The farmer shook his head. "Of course not. Many choose to stay. And this isn't the only heaven. Of that, I'm convinced."
"My husband thinks that souls ascend higher and higher. That this is just one afterlife among many."
Edward nodded, agreeing that it made sense. "So you can choose to leave this place whenever you wish? How?"
"Of course," the man said. "You simply build a boat and let the river take you to the end."
Edward had never built a boat, nor did the prospect of that entice him.
"Why do you stay?"
The farmer's shoulders slumped as if he'd been dreading that question. He gazed upriver. "I had enough of life on Earth. I sent too many to their own afterlife. No. I like it here just fine."
"You were a warrior?"
His wife grinned and stifled a laugh. "Tell him, darling. Maybe he's heard of you."
The farmer shot his wife an annoyed look. "They called me Ramesses, second of his name. My father was Seti. For a time, I was Pharaoh."
Edward's mouth dropped open. Though he had never had formal schooling, his mistress taught him to read and write and gave him an in-depth education on classical history. Rightly so, as his mistress had lived through much of that history.
"You're Ramesses the Second?"
"So you've heard of him?" his wife asked, a glint in her eyes. "Even after an eternity they still speak your name, dear! The universe is strange indeed!" She threw up her hands with a laugh.
"Some call you the greatest ruler of the ancient world. Most agree you were the greatest pharaoh Egypt ever had."

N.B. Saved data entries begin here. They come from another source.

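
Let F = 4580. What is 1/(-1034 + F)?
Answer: 1/3546 ≈ 0.00028201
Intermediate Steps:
1/(-1034 + F) = 1/(-1034 + 4580) = 1/3546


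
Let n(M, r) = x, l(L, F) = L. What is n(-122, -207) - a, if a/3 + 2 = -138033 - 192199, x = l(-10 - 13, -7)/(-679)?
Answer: 672686681/679 ≈ 9.9070e+5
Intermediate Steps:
x = 23/679 (x = (-10 - 13)/(-679) = -23*(-1/679) = 23/679 ≈ 0.033873)
n(M, r) = 23/679
a = -990702 (a = -6 + 3*(-138033 - 192199) = -6 + 3*(-330232) = -6 - 990696 = -990702)
n(-122, -207) - a = 23/679 - 1*(-990702) = 23/679 + 990702 = 672686681/679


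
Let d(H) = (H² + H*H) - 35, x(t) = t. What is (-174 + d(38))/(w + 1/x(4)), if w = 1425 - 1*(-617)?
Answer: 3572/2723 ≈ 1.3118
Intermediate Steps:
w = 2042 (w = 1425 + 617 = 2042)
d(H) = -35 + 2*H² (d(H) = (H² + H²) - 35 = 2*H² - 35 = -35 + 2*H²)
(-174 + d(38))/(w + 1/x(4)) = (-174 + (-35 + 2*38²))/(2042 + 1/4) = (-174 + (-35 + 2*1444))/(2042 + ¼) = (-174 + (-35 + 2888))/(8169/4) = (-174 + 2853)*(4/8169) = 2679*(4/8169) = 3572/2723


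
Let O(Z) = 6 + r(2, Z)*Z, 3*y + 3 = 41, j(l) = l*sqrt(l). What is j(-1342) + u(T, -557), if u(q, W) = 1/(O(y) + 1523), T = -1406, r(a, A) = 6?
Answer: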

"Bah!" the farmer scoffed, tossing his bowl down. "Who says that? Only fools and liars would call what I did great."
Edward backpedaled. "I've upset you. My apologies. That wasn't my intention. It's just that people have studied your rule for thousands of years now."

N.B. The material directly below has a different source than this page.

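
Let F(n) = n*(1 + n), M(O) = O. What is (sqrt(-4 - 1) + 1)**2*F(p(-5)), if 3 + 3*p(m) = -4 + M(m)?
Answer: -48 + 24*I*sqrt(5) ≈ -48.0 + 53.666*I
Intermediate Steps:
p(m) = -7/3 + m/3 (p(m) = -1 + (-4 + m)/3 = -1 + (-4/3 + m/3) = -7/3 + m/3)
(sqrt(-4 - 1) + 1)**2*F(p(-5)) = (sqrt(-4 - 1) + 1)**2*((-7/3 + (1/3)*(-5))*(1 + (-7/3 + (1/3)*(-5)))) = (sqrt(-5) + 1)**2*((-7/3 - 5/3)*(1 + (-7/3 - 5/3))) = (I*sqrt(5) + 1)**2*(-4*(1 - 4)) = (1 + I*sqrt(5))**2*(-4*(-3)) = (1 + I*sqrt(5))**2*12 = 12*(1 + I*sqrt(5))**2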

"And Ammit didn't eat your heart, dear," Ani said, soothingly. "She wasn't wrong about you. Nor was I."
Rameses grumbled. "Maybe so. But they call rulers great for the wars they wage. For the battles they win and the cities they siege. Sorry for being cross. Others have come before you to bow at my feet as if I were some god."

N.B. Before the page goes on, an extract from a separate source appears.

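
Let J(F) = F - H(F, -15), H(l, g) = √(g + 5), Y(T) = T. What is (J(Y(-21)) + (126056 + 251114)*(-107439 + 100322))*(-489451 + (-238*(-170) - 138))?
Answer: 1205605468178519 + 449129*I*√10 ≈ 1.2056e+15 + 1.4203e+6*I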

"Remember that Cleopatra woman?" Ani added. "New soul and a nice enough girl. Claimed to be a distant relation of some such, but she would not leave him alone! Followed him everywhere like a puppy. She insisted he was a god himself."
"I could see that becoming tiresome pretty quickly."
Ramesses nodded. "Let's just say I was thankful when she chose rebirth."
"Where are the others?" Edward asked. "The souls that stayed, I mean."
"They're around. Many are in the Golden City. Some, like us, stay in the wilderness for the quiet."